2.経営評価及び新々総合特別事業計画について
 機構事務局より、経営評価の検討状況及び新々総合特別事業計画の冒頭に記載すべきポイントについて、以下の通り、説明があった。
○経営評価については、2014年に策定した新・総特において2016年度末に経営評価を行うこととなっており、2014年度及び2015年度には中間レビューを行っている。基準としてはグループコミットメント、部門別コミットメントを作成しており、一方で必要資金規模の増大等、大きな環境変化も行っているため、こういった基準や背景を勘案して最終的な結論を得ることとしたい。

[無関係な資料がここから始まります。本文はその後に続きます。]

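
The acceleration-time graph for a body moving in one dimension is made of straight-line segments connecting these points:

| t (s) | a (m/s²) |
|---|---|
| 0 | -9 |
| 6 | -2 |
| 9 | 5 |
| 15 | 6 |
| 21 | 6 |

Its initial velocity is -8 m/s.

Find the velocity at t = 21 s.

Δv equals the area under the a-t graph; then v = v₀ + Δv.
0–6 s: ½(-9 + -2)(6) = -33 m/s
6–9 s: ½(-2 + 5)(3) = 4.5 m/s
9–15 s: ½(5 + 6)(6) = 33 m/s
15–21 s: 6 × 6 = 36 m/s
Δv = 40.5 m/s, so v(21) = -8 + (40.5) = 32.5 m/s.

32.5 m/s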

○全体として、賠償・復興については個人への賠償支払いや復興推進活動への貢献、廃炉・原子力安全については4号機からの使用済み燃料の取出し、陸側遮水壁の凍結、競争・連携については、生産性倍増、HDカンパニー制の導入、JERAの設立・推進、社債発行の実現等、一定の成果をあげたと認められる。
○一方で、賠償・復興については農林業の風評賠償の在り方の検討、廃炉についてはプロジェクト管理機能の強化や運営体制の見直し、原子力安全についてはメルトダウンとか免震重要棟について信頼回復に向けた情報発信等がいまだ不十分。競争・連携については、当時5兆円の株式価値目標に対しての収支水準、託送業務システムの電気使用量の通知遅延に対する対応、社債市場に対する東電単体としての信用力の回復、こういった点に課題が残っている。

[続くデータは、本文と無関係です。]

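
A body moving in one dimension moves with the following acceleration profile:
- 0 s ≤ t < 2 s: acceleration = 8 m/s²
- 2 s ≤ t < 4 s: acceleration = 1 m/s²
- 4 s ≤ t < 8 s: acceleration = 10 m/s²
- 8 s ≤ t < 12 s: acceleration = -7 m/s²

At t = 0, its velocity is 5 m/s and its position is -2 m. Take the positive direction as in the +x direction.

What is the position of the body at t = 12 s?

On each constant-a segment, Δv = aΔt and Δx = v₀Δt + ½aΔt²; chain segment to segment.
0–2 s: v starts 5 m/s; Δx = 5·2 + ½·8·2² = 26 m; v ends 21 m/s.
2–4 s: v starts 21 m/s; Δx = 21·2 + ½·1·2² = 44 m; v ends 23 m/s.
4–8 s: v starts 23 m/s; Δx = 23·4 + ½·10·4² = 172 m; v ends 63 m/s.
8–12 s: v starts 63 m/s; Δx = 63·4 + ½·-7·4² = 196 m; v ends 35 m/s.
x(12) = -2 + Σ Δx = 436 m.

436 m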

○結論としては、上記の評価、環境変化を勘案して、東電経営への国の継続的関与が必要と判断し、2分の1超の東電議決権の保有及び機構役職員の派遣の双方について、現行のとおり継続することとしてはどうか。
○新々総合特別事業計画に記載すべきポイントとしては、まずは東電が福島事故対応のために存続を許されたという事は今後も不変であり、今後は特に、廃炉事業の完遂、賠償の費用の償還原資の回収、これを東電がどう準備していくのかが焦点となる。

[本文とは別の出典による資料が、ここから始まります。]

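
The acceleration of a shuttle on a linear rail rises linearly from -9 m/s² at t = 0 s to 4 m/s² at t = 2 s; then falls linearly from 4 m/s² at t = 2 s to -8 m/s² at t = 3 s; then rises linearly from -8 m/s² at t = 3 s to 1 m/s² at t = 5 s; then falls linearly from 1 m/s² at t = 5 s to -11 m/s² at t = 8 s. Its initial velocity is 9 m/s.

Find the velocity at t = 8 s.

Δv equals the area under the a-t graph; then v = v₀ + Δv.
0–2 s: ½(-9 + 4)(2) = -5 m/s
2–3 s: ½(4 + -8)(1) = -2 m/s
3–5 s: ½(-8 + 1)(2) = -7 m/s
5–8 s: ½(1 + -11)(3) = -15 m/s
Δv = -29 m/s, so v(8) = 9 + (-29) = -20 m/s.

-20 m/s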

○新々総合特別事業計画の枠組みとしては、賠償・復興には引き続き全力で当たると、廃炉については先々を見据えたリスク低減という基本思想があり、同時に、事業推進体制の確立と財源確保を行っていく必要がある。
○他方でその他の電気事業については、公的資本・公的資金を早期に回収することを念頭に置くべき段階であり、ミッションは不変だがフェーズが変わってきており、そのため、再編・統合に取り組まなければならない。
○次の収益改善については、まず賠償・廃炉費用に関して年間5,000億円を負担するということ、これに加えて除染費用相当の企業価値を創出する為に4,500億円規模の経常利益の創出というのが必要。このため、生産性改革で年平均2,000億円近い改善を行うとともに、安全確保を大前提に地元の理解を得て柏崎刈羽原子力発電所を再稼働していく。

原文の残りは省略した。